Kafka随笔一

一、KafKa所涉及到的名词概念：

1. Topic：用于划分Message的逻辑概念，一个Topic可以分布在多个Broker上。

2. Partition：是Kafka中横向扩展和一切并行化的基础，每个Topic都至少被切分为1个Partition。

3. Offset：消息在Partition中的编号，编号顺序不跨Partition。

4. Consumer：用于从Broker中取出/消费Message。

5. Producer：用于往Broker中发送/生产Message。

6. Replication：Kafka支持以Partition为单位对Message进行冗余备份，每个Partition都可以配置至少1个Replication(当仅1个Replication时即仅该Partition本身)。

7. Leader：每个Replication集合中的Partition都会选出一个唯一的Leader，所有的读写请求都由Leader处理。其他Replicas从Leader处把数据更新同步到本地，过程类似大家熟悉的MySQL中的Binlog同步。

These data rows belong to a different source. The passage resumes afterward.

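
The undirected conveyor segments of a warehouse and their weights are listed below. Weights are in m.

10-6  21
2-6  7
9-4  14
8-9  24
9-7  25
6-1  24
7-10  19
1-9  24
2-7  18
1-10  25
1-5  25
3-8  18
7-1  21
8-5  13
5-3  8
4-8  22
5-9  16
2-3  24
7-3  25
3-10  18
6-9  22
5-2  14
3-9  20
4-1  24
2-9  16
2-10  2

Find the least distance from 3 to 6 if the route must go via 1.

57 m

Shortest 3→1: 3 → 5 → 1 = 33
Shortest 1→6: 1 → 6 = 24
Total via 1: 33 + 24 = 57 m.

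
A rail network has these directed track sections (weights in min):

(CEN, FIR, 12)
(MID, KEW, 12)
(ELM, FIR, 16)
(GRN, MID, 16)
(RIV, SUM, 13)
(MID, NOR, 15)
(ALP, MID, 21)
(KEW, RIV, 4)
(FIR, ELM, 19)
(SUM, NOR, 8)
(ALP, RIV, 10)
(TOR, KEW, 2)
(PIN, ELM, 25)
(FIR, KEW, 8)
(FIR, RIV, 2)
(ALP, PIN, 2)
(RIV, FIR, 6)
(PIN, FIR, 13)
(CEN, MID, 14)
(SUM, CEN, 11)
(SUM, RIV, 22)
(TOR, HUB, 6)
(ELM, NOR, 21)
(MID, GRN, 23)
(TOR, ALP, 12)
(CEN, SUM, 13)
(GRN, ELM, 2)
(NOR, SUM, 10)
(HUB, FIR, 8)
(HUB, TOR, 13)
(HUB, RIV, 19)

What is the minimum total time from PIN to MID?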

8. Broker：Kafka中使用Broker来接受Producer和Consumer的请求，并把Message持久化到本地磁盘。每个Cluster当中会选举出一个Broker来担任Controller，负责处理Partition的Leader选举，协调Partition迁移等工作。

9. ISR(In-Sync Replica)：是Replicas的一个子集，表示目前Alive且与Leader能够“Catch-up”的Replicas集合。由于读写都是首先落到Leader上，所以一般来说通过同步机制从Leader上拉取数据的Replica都会和Leader有一些延迟(包括了延迟时间和延迟条数两个维度)，任意一个超过阈值都会把该Replica踢出ISR。每个Partition都有它自己独立的ISR。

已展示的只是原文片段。